Kemudian karena penasaran dengan bentuk visual dari perahu lencang kuning tersebut kami bertanya bagaimana kah bentuknya. Tanpa sepatah dua kata, beliau berdiri dan berjalan menuju kamarnya. Kami bingung dan saling bertatapan, apakah kami salah bicara? Tak lama kemudian Datuk Dang keluar dengan membawa kertas putih dan sebuah pena. Ternyata Datuk Dang merupakan seniman lukis yang mahir menjawab pertanyaan dengan sebuah gambar. Terdapat beberapa gambar seperti peta Muara Sabak, Perahu Lencang Kuning, Kelung (Perisai) yang menyerupai buaya kuning dan berisi berbagai macam kue, hingga kapal pinisi (bugis) pada agresi belanda II. Bergantian kami memperhatikan gambar-gambar tersebut sebagai perwakilan jawaban dari pertanyaan yang kami lontarkan. Bergetar rasanya hati ini mendengar cerita Datuk Dang dan melihat lukisan-lukisan detail yang merupakan hasil karya tangannya sendiri.
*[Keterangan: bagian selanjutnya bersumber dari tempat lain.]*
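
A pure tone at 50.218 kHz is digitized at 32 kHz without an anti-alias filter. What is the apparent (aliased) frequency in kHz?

13.782 kHz

Nyquist = 32,000/2 = 16,000 Hz; 50,218 Hz exceeds it.
Alias = |50,218 − 2×32,000| = |50,218 − 64,000| = 13,782 Hz = 13.782 kHz.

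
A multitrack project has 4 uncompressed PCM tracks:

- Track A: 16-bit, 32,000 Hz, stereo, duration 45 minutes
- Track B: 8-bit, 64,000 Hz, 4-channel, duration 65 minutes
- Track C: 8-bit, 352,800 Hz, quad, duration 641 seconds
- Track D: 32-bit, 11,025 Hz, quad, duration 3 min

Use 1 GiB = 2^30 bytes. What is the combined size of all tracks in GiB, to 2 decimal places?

2.12 GiB

Track A: 45 minutes = 2,700 s; 32,000 × 2,700 × 2 × 2 = 345,600,000 bytes.
Track B: 65 minutes = 3,900 s; 64,000 × 3,900 × 1 × 4 = 998,400,000 bytes.
Track C: 352,800 × 641 × 1 × 4 = 904,579,200 bytes.
Track D: 3 min = 180 s; 11,025 × 180 × 4 × 4 = 31,752,000 bytes.
Total = 2,280,331,200 bytes = 2.12 GiB.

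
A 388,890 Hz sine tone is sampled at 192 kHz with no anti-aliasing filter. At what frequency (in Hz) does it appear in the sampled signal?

Nyquist = 192,000/2 = 96,000 Hz; 388,890 Hz exceeds it.
Alias = |388,890 − 2×192,000| = |388,890 − 384,000| = 4,890 Hz.

4,890 Hz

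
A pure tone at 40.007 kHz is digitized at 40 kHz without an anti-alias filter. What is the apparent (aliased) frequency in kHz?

Nyquist = 40,000/2 = 20,000 Hz; 40,007 Hz exceeds it.
Alias = |40,007 − 1×40,000| = |40,007 − 40,000| = 7 Hz = 0.007 kHz.

0.007 kHz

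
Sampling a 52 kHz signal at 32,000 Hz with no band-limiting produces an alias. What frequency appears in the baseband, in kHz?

Nyquist = 32,000/2 = 16,000 Hz; 52,000 Hz exceeds it.
Alias = |52,000 − 2×32,000| = |52,000 − 64,000| = 12,000 Hz = 12 kHz.

12 kHz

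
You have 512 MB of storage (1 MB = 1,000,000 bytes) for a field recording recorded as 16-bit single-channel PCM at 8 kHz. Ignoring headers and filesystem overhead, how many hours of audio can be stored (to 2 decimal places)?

8.89 hours

Uncompressed byte rate = 8,000 × 2 × 1 = 16,000 bytes/s.
Capacity = 512 × 1,000,000 = 512,000,000 bytes.
512,000,000 / 16,000 ≈ 32000 s → 8.89 hours.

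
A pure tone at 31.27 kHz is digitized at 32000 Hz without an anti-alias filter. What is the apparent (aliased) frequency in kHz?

Nyquist = 32,000/2 = 16,000 Hz; 31,270 Hz exceeds it.
Alias = |31,270 − 1×32,000| = |31,270 − 32,000| = 730 Hz = 0.73 kHz.

0.73 kHz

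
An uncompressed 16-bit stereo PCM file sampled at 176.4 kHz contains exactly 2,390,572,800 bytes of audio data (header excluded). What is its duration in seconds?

3,388 seconds

Byte rate = 176,400 × 2 × 2 = 705,600 bytes/s.
Duration = 2,390,572,800 / 705,600 = 3,388 s.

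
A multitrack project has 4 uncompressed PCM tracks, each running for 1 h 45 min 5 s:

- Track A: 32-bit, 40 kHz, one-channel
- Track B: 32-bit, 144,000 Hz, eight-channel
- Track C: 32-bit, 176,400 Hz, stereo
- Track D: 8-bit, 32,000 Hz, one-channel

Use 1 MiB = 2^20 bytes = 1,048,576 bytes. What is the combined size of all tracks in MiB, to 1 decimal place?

1 h 45 min 5 s = 6,305 s.
Track A: 40,000 × 6,305 × 4 × 1 = 1,008,800,000 bytes.
Track B: 144,000 × 6,305 × 4 × 8 = 29,053,440,000 bytes.
Track C: 176,400 × 6,305 × 4 × 2 = 8,897,616,000 bytes.
Track D: 32,000 × 6,305 × 1 × 1 = 201,760,000 bytes.
Total = 39,161,616,000 bytes = 37347.4 MiB.

37347.4 MiB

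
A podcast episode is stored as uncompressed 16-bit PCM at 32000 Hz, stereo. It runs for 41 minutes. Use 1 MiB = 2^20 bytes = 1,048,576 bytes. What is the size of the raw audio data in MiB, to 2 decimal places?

Duration = 41 minutes = 2,460 s.
Bytes = 32,000 samples/s × 2,460 s × 2 bytes/sample × 2 ch = 314,880,000 bytes.
314,880,000 / 1,048,576 = 300.29 MiB.

300.29 MiB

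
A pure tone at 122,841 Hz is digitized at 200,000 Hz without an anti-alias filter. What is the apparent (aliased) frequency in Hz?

77,159 Hz

Nyquist = 200,000/2 = 100,000 Hz; 122,841 Hz exceeds it.
Alias = |122,841 − 1×200,000| = |122,841 − 200,000| = 77,159 Hz.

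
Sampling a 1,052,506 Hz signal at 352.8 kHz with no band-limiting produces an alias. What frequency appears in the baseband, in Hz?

5,894 Hz

Nyquist = 352,800/2 = 176,400 Hz; 1,052,506 Hz exceeds it.
Alias = |1,052,506 − 3×352,800| = |1,052,506 − 1,058,400| = 5,894 Hz.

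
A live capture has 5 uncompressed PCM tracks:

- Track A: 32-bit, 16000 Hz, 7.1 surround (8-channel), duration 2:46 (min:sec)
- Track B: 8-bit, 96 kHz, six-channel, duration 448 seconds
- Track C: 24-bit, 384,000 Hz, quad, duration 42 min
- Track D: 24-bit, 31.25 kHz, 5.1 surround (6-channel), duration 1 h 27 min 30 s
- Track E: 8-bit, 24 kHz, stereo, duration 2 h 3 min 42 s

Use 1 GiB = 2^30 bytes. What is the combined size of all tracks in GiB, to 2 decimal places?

14.22 GiB

Track A: 2:46 (min:sec) = 166 s; 16,000 × 166 × 4 × 8 = 84,992,000 bytes.
Track B: 96,000 × 448 × 1 × 6 = 258,048,000 bytes.
Track C: 42 min = 2,520 s; 384,000 × 2,520 × 3 × 4 = 11,612,160,000 bytes.
Track D: 1 h 27 min 30 s = 5,250 s; 31,250 × 5,250 × 3 × 6 = 2,953,125,000 bytes.
Track E: 2 h 3 min 42 s = 7,422 s; 24,000 × 7,422 × 1 × 2 = 356,256,000 bytes.
Total = 15,264,581,000 bytes = 14.22 GiB.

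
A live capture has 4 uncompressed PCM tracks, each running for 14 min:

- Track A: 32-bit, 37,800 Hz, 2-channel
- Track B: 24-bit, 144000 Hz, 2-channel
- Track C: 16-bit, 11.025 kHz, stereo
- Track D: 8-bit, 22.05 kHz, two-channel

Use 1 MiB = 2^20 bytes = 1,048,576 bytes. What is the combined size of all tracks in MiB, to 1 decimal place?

14 min = 840 s.
Track A: 37,800 × 840 × 4 × 2 = 254,016,000 bytes.
Track B: 144,000 × 840 × 3 × 2 = 725,760,000 bytes.
Track C: 11,025 × 840 × 2 × 2 = 37,044,000 bytes.
Track D: 22,050 × 840 × 1 × 2 = 37,044,000 bytes.
Total = 1,053,864,000 bytes = 1005.0 MiB.

1005.0 MiB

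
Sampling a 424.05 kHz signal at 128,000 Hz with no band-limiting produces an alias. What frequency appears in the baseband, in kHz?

Nyquist = 128,000/2 = 64,000 Hz; 424,050 Hz exceeds it.
Alias = |424,050 − 3×128,000| = |424,050 − 384,000| = 40,050 Hz = 40.05 kHz.

40.05 kHz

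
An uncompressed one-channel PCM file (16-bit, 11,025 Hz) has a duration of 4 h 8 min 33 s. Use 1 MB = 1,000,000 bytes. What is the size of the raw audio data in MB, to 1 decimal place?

328.8 MB

Duration = 4 h 8 min 33 s = 14,913 s.
Bytes = 11,025 samples/s × 14,913 s × 2 bytes/sample × 1 ch = 328,831,650 bytes.
328,831,650 / 1,000,000 = 328.8 MB.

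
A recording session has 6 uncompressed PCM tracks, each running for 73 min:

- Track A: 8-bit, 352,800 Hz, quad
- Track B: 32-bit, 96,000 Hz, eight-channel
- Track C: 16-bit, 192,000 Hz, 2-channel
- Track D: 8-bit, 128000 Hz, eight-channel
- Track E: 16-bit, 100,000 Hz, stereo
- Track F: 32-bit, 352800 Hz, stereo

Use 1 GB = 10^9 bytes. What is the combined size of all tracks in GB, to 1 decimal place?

41.6 GB

73 min = 4,380 s.
Track A: 352,800 × 4,380 × 1 × 4 = 6,181,056,000 bytes.
Track B: 96,000 × 4,380 × 4 × 8 = 13,455,360,000 bytes.
Track C: 192,000 × 4,380 × 2 × 2 = 3,363,840,000 bytes.
Track D: 128,000 × 4,380 × 1 × 8 = 4,485,120,000 bytes.
Track E: 100,000 × 4,380 × 2 × 2 = 1,752,000,000 bytes.
Track F: 352,800 × 4,380 × 4 × 2 = 12,362,112,000 bytes.
Total = 41,599,488,000 bytes = 41.6 GB.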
Haus, lapar dan kegerahan yang kami rasakan rasanya terbayarkan dengan semua cerita, ilmu serta pengalaman yang kami dapatkan hari itu. Waktu menunjuk kan pukul 15.00 WIB. Sebelum pulang kami berjalan mengelilingi Desa Teluk Majelis sambil melihat rumah-rumah tua yang masih kokoh berdiri untuk menutup perjalanan kali ini. Pengalaman itu selalu membekas dimemoriku, Desa Teluk Majelis dan semua cerita berharga dibalik perjuangan menjalankan ibadah puasa.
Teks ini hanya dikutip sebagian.